The subject of taxation in our fair state is always a matter of hot debate, whether it be in State Capitol among legislators or between PCOC members at one of our 19 district meetings. Too high or too low is the perennial question. Who would want to live in California given its high taxes, we ask.
California was the sixth-highest tax level of any state in 2012, but it had dropped from fourth in the 2011 rankings as the percentage also declined from 11.5 percent. Just before the passage of Proposition 13, California’s iconic property tax limit, in 1978, state and local taxation was 12.2 percent of personal income, the nation’s fourth highest.

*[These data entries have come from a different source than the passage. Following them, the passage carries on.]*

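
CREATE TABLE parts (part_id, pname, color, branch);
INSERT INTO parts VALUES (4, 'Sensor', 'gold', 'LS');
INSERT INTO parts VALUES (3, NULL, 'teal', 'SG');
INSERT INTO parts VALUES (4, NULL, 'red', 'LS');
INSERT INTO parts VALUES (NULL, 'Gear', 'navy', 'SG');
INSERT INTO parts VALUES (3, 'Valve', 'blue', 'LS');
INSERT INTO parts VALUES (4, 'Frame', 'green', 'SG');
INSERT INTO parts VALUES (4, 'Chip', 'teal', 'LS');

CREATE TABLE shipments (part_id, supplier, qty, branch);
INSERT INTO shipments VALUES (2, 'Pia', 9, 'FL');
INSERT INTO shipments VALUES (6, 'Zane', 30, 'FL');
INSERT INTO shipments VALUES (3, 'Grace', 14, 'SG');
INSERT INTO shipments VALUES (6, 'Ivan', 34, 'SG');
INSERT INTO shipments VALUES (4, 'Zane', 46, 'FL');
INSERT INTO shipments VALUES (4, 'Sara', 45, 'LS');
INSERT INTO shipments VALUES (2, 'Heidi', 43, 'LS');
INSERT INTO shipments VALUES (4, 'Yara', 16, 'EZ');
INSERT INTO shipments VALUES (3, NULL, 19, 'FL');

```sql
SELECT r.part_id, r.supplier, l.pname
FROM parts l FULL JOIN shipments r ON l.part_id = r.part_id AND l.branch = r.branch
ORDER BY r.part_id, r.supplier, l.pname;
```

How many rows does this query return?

FULL OUTER JOIN keeps every row from both sides; unmatched rows get NULL for the other side's columns.
Matching on l.part_id = r.part_id AND l.branch = r.branch. A NULL in a compared column never satisfies the condition.
Matched pairs: 4; unmatched l rows kept: 3; unmatched r rows kept: 7.
Total: 4 matched + 10 padded = 14 rows.

14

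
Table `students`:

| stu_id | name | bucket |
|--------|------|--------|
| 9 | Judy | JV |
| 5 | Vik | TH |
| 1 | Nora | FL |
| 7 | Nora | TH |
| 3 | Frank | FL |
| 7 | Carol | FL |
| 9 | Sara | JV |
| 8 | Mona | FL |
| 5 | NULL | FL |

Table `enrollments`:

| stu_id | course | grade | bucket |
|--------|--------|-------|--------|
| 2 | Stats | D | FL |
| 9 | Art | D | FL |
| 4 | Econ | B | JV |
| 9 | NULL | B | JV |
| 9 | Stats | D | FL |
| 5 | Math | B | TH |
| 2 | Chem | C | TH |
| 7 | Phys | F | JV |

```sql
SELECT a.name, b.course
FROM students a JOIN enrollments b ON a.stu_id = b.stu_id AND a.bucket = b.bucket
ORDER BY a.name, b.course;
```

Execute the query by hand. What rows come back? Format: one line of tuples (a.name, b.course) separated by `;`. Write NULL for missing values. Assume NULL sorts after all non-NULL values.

(Judy, NULL); (Sara, NULL); (Vik, Math)

INNER JOIN keeps only pairs where the ON condition holds.
Matching on a.stu_id = b.stu_id AND a.bucket = b.bucket.
- a[0] stu_id=9, bucket=JV → 1 match(es) in b → 1 row(s).
- a[1] stu_id=5, bucket=TH → 1 match(es) in b → 1 row(s).
- a[2] stu_id=1, bucket=FL → no match; dropped.
- a[3] stu_id=7, bucket=TH → no match; dropped.
- a[4] stu_id=3, bucket=FL → no match; dropped.
- a[5] stu_id=7, bucket=FL → no match; dropped.
- a[6] stu_id=9, bucket=JV → 1 match(es) in b → 1 row(s).
- a[7] stu_id=8, bucket=FL → no match; dropped.
- a[8] stu_id=5, bucket=FL → no match; dropped.
After projecting and ordering:
a.name | b.course
Judy | NULL
Sara | NULL
Vik | Math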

With property taxes reduced and then limited, California dropped to under 11 percent and its burden has varied only marginally in the nearly 40 years since, ranging from a low of 10.5 percent in the early years of the last decade to as high as 11.7 percent in 2010. If California was still taxing at the 12.2 percent pre-Proposition 13 level, it would mean about $15 billion more in state and local revenue each year and put California in a tie with New Jersey for No. 3 behind New York’s 12.7 percent and Connecticut’s 12.6 percent.
These statistics frame what is certain to be a contentious debate this year by elected state legislators regarding the state budget and also by opponents of at least one statewide ballot initiative which extends the ‘temporary’ surcharges on high income Californians that voters adopted in 2012. Were this initiative to pass, it’s impact would be $8 billion a year.
A few billion here, a few billion there...pretty soon we are talking about real money.